Comment: I had no choice - this was the only guide book on Slovenia in the bookshop last year (1997). But boy, what a guide book! In fact, I would rate it the best guide book I've ever read. It had excellent information, including hotel fax number, which was a great help. We also had two local contacts in Ljubljana who told us where to visit. When they read this book they were impressed by how thorough it was. The route they suggested was exactly the same one written in the book.

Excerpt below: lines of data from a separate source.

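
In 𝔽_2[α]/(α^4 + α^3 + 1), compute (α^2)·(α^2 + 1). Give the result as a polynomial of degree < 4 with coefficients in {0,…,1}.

Multiply in 𝔽_2[α]: (α^2)·(α^2 + 1) = α^4 + α^2.
Reduce using α^4 ≡ α^3 + 1 (mod α^4 + α^3 + 1).
Reduced: α^3 + α^2 + 1.

α^3 + α^2 + 1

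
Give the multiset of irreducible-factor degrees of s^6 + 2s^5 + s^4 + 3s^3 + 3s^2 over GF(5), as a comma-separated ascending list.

1, 1, 1, 1, 1, 1

Write g(s) = s^6 + 2s^5 + s^4 + 3s^3 + 3s^2.
Roots in GF(5): g(0) = 0 → root; g(1) = 0 → root; g(2) = 0 → root; g(3) = 4; g(4) = 0 → root.
Linear factors from roots: (s), (s + 4), (s + 3), (s + 1).
Complete factorization: g(s) = (s + 1)·(s + 3)·(s)^2·(s + 4)^2.
Factor degrees with multiplicity: 1 + 1 + 1 + 1 + 1 + 1 = 6.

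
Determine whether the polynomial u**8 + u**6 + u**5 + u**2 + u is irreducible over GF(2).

No

Write h(u) = u**8 + u**6 + u**5 + u**2 + u.
Check for roots in GF(2): h(0) = 0 → root; h(1) = 1.
h(0) = 0, so (u) divides h(u); h is reducible.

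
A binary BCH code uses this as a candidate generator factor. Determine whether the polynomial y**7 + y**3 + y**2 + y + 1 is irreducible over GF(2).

Yes

Write g(y) = y**7 + y**3 + y**2 + y + 1.
Check for roots in GF(2): g(0) = 1; g(1) = 1.
No roots, so no linear factors.
Monic irreducibles of degree 2 over GF(2): y**2 + y + 1.
None of them divide g (all give nonzero remainder).
Monic irreducibles of degree 3 over GF(2): y**3 + y + 1, y**3 + y**2 + 1.
None of them divide g (all give nonzero remainder).
No irreducible factor of degree ≤ 3 exists, so g is irreducible over GF(2).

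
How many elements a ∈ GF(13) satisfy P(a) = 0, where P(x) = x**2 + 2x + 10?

2

Evaluate at each of the 13 elements of GF(13):
P(0) = 10; P(1) = 0 → root; P(2) = 5; P(3) = 12; P(4) = 8; P(5) = 6; P(6) = 6; P(7) = 8; P(8) = 12; P(9) = 5; P(10) = 0 → root; P(11) = 10; P(12) = 9.
Roots: {1, 10}.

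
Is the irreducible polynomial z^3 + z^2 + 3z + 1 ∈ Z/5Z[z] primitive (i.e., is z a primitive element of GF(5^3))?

Write f(z) = z^3 + z^2 + 3z + 1.
|GF(5^3)^×| = 5^3 − 1 = 124. Prime factorization: 124 = 2^2·31.
f is primitive ⇔ z has order 124 in GF(5)[z]/(f), i.e. z^(124/q) ≠ 1 for each prime q | 124.
z^(62) mod f = 1
z^(4) mod f = 3z^2 + 2z + 1.
Since z^(62) = 1, the order of z divides 62 < 124; not primitive.

No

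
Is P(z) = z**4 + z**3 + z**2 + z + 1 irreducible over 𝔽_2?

Check for roots in 𝔽_2: P(0) = 1; P(1) = 1.
No roots, so no linear factors.
Monic irreducibles of degree 2 over GF(2): z**2 + z + 1.
None of them divide P (all give nonzero remainder).
No irreducible factor of degree ≤ 2 exists, so P is irreducible over GF(2).

Yes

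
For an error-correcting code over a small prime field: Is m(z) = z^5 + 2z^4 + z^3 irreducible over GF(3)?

Check for roots in GF(3): m(0) = 0 → root; m(1) = 1; m(2) = 0 → root.
m(0) = 0, so (z) divides m(z); m is reducible.

No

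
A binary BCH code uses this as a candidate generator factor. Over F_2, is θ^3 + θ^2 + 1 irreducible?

Write P(θ) = θ^3 + θ^2 + 1.
Check for roots in F_2: P(0) = 1; P(1) = 1.
No roots. A degree-3 polynomial over a field with no linear factor is irreducible.

Yes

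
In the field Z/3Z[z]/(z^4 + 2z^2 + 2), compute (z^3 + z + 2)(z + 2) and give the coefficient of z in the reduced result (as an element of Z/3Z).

Multiply in Z/3Z[z]: (z^3 + z + 2)·(z + 2) = z^4 + 2z^3 + z^2 + z + 1.
Reduce using z^4 ≡ z^2 + 1 (mod z^4 + 2z^2 + 2).
Reduced: 2z^3 + 2z^2 + z + 2.

1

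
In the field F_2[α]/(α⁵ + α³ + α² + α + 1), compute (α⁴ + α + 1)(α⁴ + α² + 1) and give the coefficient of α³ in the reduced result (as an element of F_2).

Multiply in F_2[α]: (α⁴ + α + 1)·(α⁴ + α² + 1) = α⁸ + α⁶ + α⁵ + α³ + α² + α + 1.
Reduce using α⁵ ≡ α³ + α² + α + 1 (mod α⁵ + α³ + α² + α + 1).
Reduced: α⁴ + α² + α + 1.

0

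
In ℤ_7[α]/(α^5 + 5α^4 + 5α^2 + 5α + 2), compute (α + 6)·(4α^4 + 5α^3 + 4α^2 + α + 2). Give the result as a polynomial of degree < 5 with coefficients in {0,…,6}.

Multiply in ℤ_7[α]: (α + 6)·(4α^4 + 5α^3 + 4α^2 + α + 2) = 4α^5 + α^4 + 6α^3 + 4α^2 + α + 5.
Reduce using α^5 ≡ 2α^4 + 2α^2 + 2α + 5 (mod α^5 + 5α^4 + 5α^2 + 5α + 2).
Reduced: 2α^4 + 6α^3 + 5α^2 + 2α + 4.

2α^4 + 6α^3 + 5α^2 + 2α + 4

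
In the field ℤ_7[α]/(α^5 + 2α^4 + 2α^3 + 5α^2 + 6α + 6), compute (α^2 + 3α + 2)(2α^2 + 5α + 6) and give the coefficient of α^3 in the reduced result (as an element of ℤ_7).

Multiply in ℤ_7[α]: (α^2 + 3α + 2)·(2α^2 + 5α + 6) = 2α^4 + 4α^3 + 4α^2 + 5.
Reduced: 2α^4 + 4α^3 + 4α^2 + 5.

4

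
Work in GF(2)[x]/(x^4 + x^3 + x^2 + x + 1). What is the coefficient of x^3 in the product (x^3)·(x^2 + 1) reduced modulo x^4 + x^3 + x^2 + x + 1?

Multiply in GF(2)[x]: (x^3)·(x^2 + 1) = x^5 + x^3.
Reduce using x^4 ≡ x^3 + x^2 + x + 1 (mod x^4 + x^3 + x^2 + x + 1).
Reduced: x^3 + 1.

1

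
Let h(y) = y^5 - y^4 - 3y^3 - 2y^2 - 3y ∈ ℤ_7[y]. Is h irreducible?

Check for roots in ℤ_7: h(0) = 0 → root; h(1) = 6; h(2) = 6; h(3) = 5; h(4) = 0 → root; h(5) = 2; h(6) = 2.
h(0) = 0, so (y) divides h(y); h is reducible.

No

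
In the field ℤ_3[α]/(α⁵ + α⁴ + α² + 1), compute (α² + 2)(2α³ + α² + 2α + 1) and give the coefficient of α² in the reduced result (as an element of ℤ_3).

Multiply in ℤ_3[α]: (α² + 2)·(2α³ + α² + 2α + 1) = 2α⁵ + α⁴ + α + 2.
Reduce using α⁵ ≡ 2α⁴ + 2α² + 2 (mod α⁵ + α⁴ + α² + 1).
Reduced: 2α⁴ + α² + α.

1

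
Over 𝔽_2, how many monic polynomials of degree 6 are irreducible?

Gauss's count: N_{2}(6) = (1/6) Σ_{d|6} μ(6/d)·2^d.
Divisors of 6: 1, 2, 3, 6; μ(6/d) for each: 1, -1, -1, 1.
Σ = 2^1 − 2^2 − 2^3 + 2^6 = 54.
N = 54/6 = 9.

9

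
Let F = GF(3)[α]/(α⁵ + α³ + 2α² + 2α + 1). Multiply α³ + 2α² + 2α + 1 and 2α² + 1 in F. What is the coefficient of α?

1

Multiply in GF(3)[α]: (α³ + 2α² + 2α + 1)·(2α² + 1) = 2α⁵ + α⁴ + 2α³ + α² + 2α + 1.
Reduce using α⁵ ≡ 2α³ + α² + α + 2 (mod α⁵ + α³ + 2α² + 2α + 1).
Reduced: α⁴ + α + 2.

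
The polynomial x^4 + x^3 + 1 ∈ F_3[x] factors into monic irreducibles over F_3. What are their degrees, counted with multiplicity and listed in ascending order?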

One of them even asked if he could have the book after we're done with it! (The LP guide book on Austria, which we also used for the same trip, was not nearly as good.) One of the hotels it recommended was the Jadran Hotel in Bled, which was an extention of the Grand Hotel Toplice but cost much less. We had a room whose balcony faces the lake. Oh, what a view! I highly recommend a visit to Slovenia, and this book. Follow whatever is suggested in it, and you are in for a treat! One suggestion: most hotels now have e-mail addresses. It would be great if they were published in the guide book along with the phone and fax numbers. --Leslie Gabriel
Rating: 3
Summary: ...review
Comment: ...The author's ideas on the origins of the Slovenian people are badly researched, lazy, and basic. Certainly undeserving of any words bigger than 'bad', 'lazy,' and 'basic.'
The rest of it is quite good I guess, noting there's few reasonable attempts in English at a book on Slovenia...
Rating: 4
Summary: Slovenia through pink-colored glasses
Comment: If this third edition of Lonely Planet Slovenia is anything like the first, it warrants a complete overhaul of the section entitled "WW II & the Partisan Struggle." Much misinformation has been disseminated since the end of that war, and only recently has the truth emerged concerning the true patriots of Slovenia. It is obvious that the author was given false and outdated information, and he therefore unwittingly perpetuates the myth of the Slovenian "collaborators."